By Christopher Dawson | ZDNet Education News&Blogs | http://bit.ly/9v520D
May 27, 2010, 1:29pm PDT -- Microsoft released a new white paper today outlining ways in which its emerging business intelligence platform can (and has been) used by schools to far more effectively manage, mine, and analyze the data with which schools are inundated. While most public schools are collecting massive amounts of data in a variety of silos from student management systems to state-provided data warehouses, few are able to proactively apply those data to predict which students will struggle, fail, and ultimately leave the system without completing high school.

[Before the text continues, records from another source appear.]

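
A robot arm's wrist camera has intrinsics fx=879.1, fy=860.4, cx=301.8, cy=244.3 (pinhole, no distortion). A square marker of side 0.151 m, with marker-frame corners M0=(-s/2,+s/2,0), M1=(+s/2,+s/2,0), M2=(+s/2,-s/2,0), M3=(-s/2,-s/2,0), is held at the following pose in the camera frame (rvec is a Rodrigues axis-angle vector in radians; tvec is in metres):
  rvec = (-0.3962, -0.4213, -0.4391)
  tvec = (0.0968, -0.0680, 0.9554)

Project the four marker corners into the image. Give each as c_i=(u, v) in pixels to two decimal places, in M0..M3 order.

c0=(371.22, 262.62) c1=(478.75, 218.21) c2=(408.34, 112.32) c3=(300.24, 146.82)

Intrinsics K: fx=879.1, fy=860.4, cx=301.8, cy=244.3
Marker side s = 0.151 m; corners in marker frame (Z=0):
  M0 = (-0.0755, +0.0755, 0)
  M1 = (+0.0755, +0.0755, 0)
  M2 = (+0.0755, -0.0755, 0)
  M3 = (-0.0755, -0.0755, 0)
rvec = (-0.3962, -0.4213, -0.4391), |rvec| = θ = 0.72614 rad = 41.605°
Rodrigues: sinθ=0.66399, 1−cosθ=0.25226; R = I + sinθ·[k]× + (1−cosθ)·[k]×²:
    [+0.82284 +0.48137 -0.30201]
    [-0.32166 +0.83266 +0.45079]
    [+0.46847 -0.27379 +0.83999]
t = (0.0968, -0.0680, 0.9554) m
M0: Pc = R·M0+t = (+0.07102, +0.01915, +0.89936); u = 879.1·(+0.07102)/0.89936 + 301.8 = 371.2192, v = 860.4·(+0.01915)/0.89936 + 244.3 = 262.6215
M1: Pc = R·M1+t = (+0.19527, -0.02942, +0.97010); u = 879.1·(+0.19527)/0.97010 + 301.8 = 478.7514, v = 860.4·(-0.02942)/0.97010 + 244.3 = 218.2072
M2: Pc = R·M2+t = (+0.12258, -0.15515, +1.01144); u = 879.1·(+0.12258)/1.01144 + 301.8 = 408.3420, v = 860.4·(-0.15515)/1.01144 + 244.3 = 112.3179
M3: Pc = R·M3+t = (-0.00167, -0.10658, +0.94070); u = 879.1·(-0.00167)/0.94070 + 301.8 = 300.2410, v = 860.4·(-0.10658)/0.94070 + 244.3 = 146.8176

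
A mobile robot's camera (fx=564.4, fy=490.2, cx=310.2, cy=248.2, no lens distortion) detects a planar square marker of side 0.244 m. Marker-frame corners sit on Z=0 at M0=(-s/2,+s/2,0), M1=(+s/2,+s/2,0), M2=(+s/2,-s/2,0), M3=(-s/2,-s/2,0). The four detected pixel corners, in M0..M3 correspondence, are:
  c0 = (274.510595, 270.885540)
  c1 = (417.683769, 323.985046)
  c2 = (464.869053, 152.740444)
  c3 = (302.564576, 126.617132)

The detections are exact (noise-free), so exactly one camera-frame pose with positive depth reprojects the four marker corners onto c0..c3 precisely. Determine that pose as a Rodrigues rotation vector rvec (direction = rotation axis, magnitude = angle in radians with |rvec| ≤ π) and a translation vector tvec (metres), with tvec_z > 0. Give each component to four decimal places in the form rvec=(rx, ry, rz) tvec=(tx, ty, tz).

Intrinsics K: fx=564.4, fy=490.2, cx=310.2, cy=248.2
Marker side s = 0.244 m; corners in marker frame (Z=0):
  M0 = (-0.1220, +0.1220, 0)
  M1 = (+0.1220, +0.1220, 0)
  M2 = (+0.1220, -0.1220, 0)
  M3 = (-0.1220, -0.1220, 0)
Detected image corners:
  c0 = (274.510595, 270.885540) px
  c1 = (417.683769, 323.985046) px
  c2 = (464.869053, 152.740444) px
  c3 = (302.564576, 126.617132) px
Planar DLT: solve 8×8 A·h = b for H (H[2,2]=1):
  H  [+339.31054 -33.34865 +356.89040]
  H  [-6.27169 +711.40487 +219.75690]
  H  [-0.78139 +0.32088 +1.00000]
B = K⁻¹H; ‖b₁‖=1.348838, ‖b₂‖=1.348838; λ = 2/(‖b₁‖+‖b₂‖) = 0.741379, sign → tz>0 ⇒ λ=+0.741379
r₁ = λ·B[:,0] = (+0.76410,+0.28383,-0.57930); r₂ = λ·B[:,1] = (-0.17456,+0.95548,+0.23790)
r₃ = r₁×r₂ = (+0.62103,-0.08066,+0.77962); SVD([r₁ r₂ r₃]) → R = UVᵀ:
  R  [+0.76410 -0.17456 +0.62103]
  R  [+0.28383 +0.95548 -0.08066]
  R  [-0.57930 +0.23790 +0.77962]
t = (+0.06133, -0.04302, +0.74138) m
tr R = 2.499199; θ = arccos((tr R − 1)/2) = 0.723340 rad = 41.444°
axis k = ((R−Rᵀ)₃₂, (R−Rᵀ)₁₃, (R−Rᵀ)₂₁) / (2 sinθ) = (+0.240638, +0.906747, +0.346270)
rvec = θ·k = (+0.174063, +0.655886, +0.250471)

rvec=(0.1741, 0.6559, 0.2505) tvec=(0.0613, -0.0430, 0.7414)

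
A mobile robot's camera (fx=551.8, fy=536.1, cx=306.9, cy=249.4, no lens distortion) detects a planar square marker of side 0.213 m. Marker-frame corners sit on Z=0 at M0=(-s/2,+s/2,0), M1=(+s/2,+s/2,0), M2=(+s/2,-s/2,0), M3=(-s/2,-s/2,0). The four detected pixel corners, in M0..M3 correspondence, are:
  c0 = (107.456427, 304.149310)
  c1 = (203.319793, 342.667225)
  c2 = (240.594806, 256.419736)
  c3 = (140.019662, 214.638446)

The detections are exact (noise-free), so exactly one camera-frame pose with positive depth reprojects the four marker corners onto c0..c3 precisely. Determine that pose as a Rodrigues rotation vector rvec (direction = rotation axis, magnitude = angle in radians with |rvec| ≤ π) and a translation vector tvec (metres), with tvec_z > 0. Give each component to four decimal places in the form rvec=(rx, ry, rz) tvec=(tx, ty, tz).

rvec=(0.2901, -0.0101, 0.4149) tvec=(-0.2715, 0.0653, 1.1164)

Intrinsics K: fx=551.8, fy=536.1, cx=306.9, cy=249.4
Marker side s = 0.213 m; corners in marker frame (Z=0):
  M0 = (-0.1065, +0.1065, 0)
  M1 = (+0.1065, +0.1065, 0)
  M2 = (+0.1065, -0.1065, 0)
  M3 = (-0.1065, -0.1065, 0)
Detected image corners:
  c0 = (107.456427, 304.149310) px
  c1 = (203.319793, 342.667225) px
  c2 = (240.594806, 256.419736) px
  c3 = (140.019662, 214.638446) px
Planar DLT: solve 8×8 A·h = b for H (H[2,2]=1):
  H  [+471.45569 -121.30617 +172.70971]
  H  [+205.47075 +481.57696 +280.75627]
  H  [+0.06146 +0.24707 +1.00000]
B = K⁻¹H; ‖b₁‖=0.895724, ‖b₂‖=0.895724; λ = 2/(‖b₁‖+‖b₂‖) = 1.116415, sign → tz>0 ⇒ λ=+1.116415
r₁ = λ·B[:,0] = (+0.91570,+0.39597,+0.06862); r₂ = λ·B[:,1] = (-0.39884,+0.87455,+0.27583)
r₃ = r₁×r₂ = (+0.04921,-0.27995,+0.95875); SVD([r₁ r₂ r₃]) → R = UVᵀ:
  R  [+0.91570 -0.39884 +0.04921]
  R  [+0.39597 +0.87455 -0.27995]
  R  [+0.06862 +0.27583 +0.95875]
t = (-0.27150, +0.06530, +1.11642) m
tr R = 2.749001; θ = arccos((tr R − 1)/2) = 0.506391 rad = 29.014°
axis k = ((R−Rᵀ)₃₂, (R−Rᵀ)₁₃, (R−Rᵀ)₂₁) / (2 sinθ) = (+0.572944, -0.020003, +0.819351)
rvec = θ·k = (+0.290133, -0.010129, +0.414912)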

Microsoft is not known as a BI company. SAS, IBM, SAP, and Oracle immediately come to mind for most CIOs when they think business intelligence. For that matter, the term “business intelligence” sounds antithetical to educational pursuits and isn’t something that tends to enter into the educational meme. However, not only has Microsoft developed a powerful and highly accessible BI platform, but schools are increasingly realizing that they must find new strategies if they wish to live up to the ideal of “data-driven instruction” and harness wide-ranging data points to improve outcomes for students.
The Microsoft white paper identifies Key Predictive Indicators, or KPIs associated in particular with student dropouts. The company has worked extensively with the National Dropout Prevention Center to assemble these KPIs and help schools and partnering developers create business rules around student achievement. Again, the idea of business rules sounds strange rolling off an educator’s tongue, but just as, for example, a mutual fund may use a variety of data to determine when to buy or sell shares of stock, so must schools have data-driven triggers for implementing interventions. These interventions would ideally happen before a student drops out, fails a class, or loses credit, rather than after the fact.
One of the things that most impressed me at the Office/Sharepoint 2010 launch was the ease with which any Excel power user could perform powerful ad hoc BI analysis from virtually any back end data store. Thus, teachers, principals, guidance counselors, and any other educator can leverage familiar tools in Excel to monitor and act upon student data if schools, districts, and states invest the time to integrate those data stores and make them accessible.
This is no small task, of course. In fact, as anyone who has tried to tackle NCLB, local, and formative assessment data to come up with something meaningful knows, it’s incredibly daunting. However, companies are emerging quickly, as are partnerships (this one sponsored by Microsoft) that can steer educational institutions in the right direction. Despite the potential cost and effort, it’s important to remember that corporations have been relying upon data to make key decisions and predict outcomes for years. Doesn’t it make sense that schools, whose deliverables are arguably more valuable than just about anything corporate America might create, should do the same?
Chris Dawson is a freelance writer and consultant with years of experience in educational technology and web-based systems.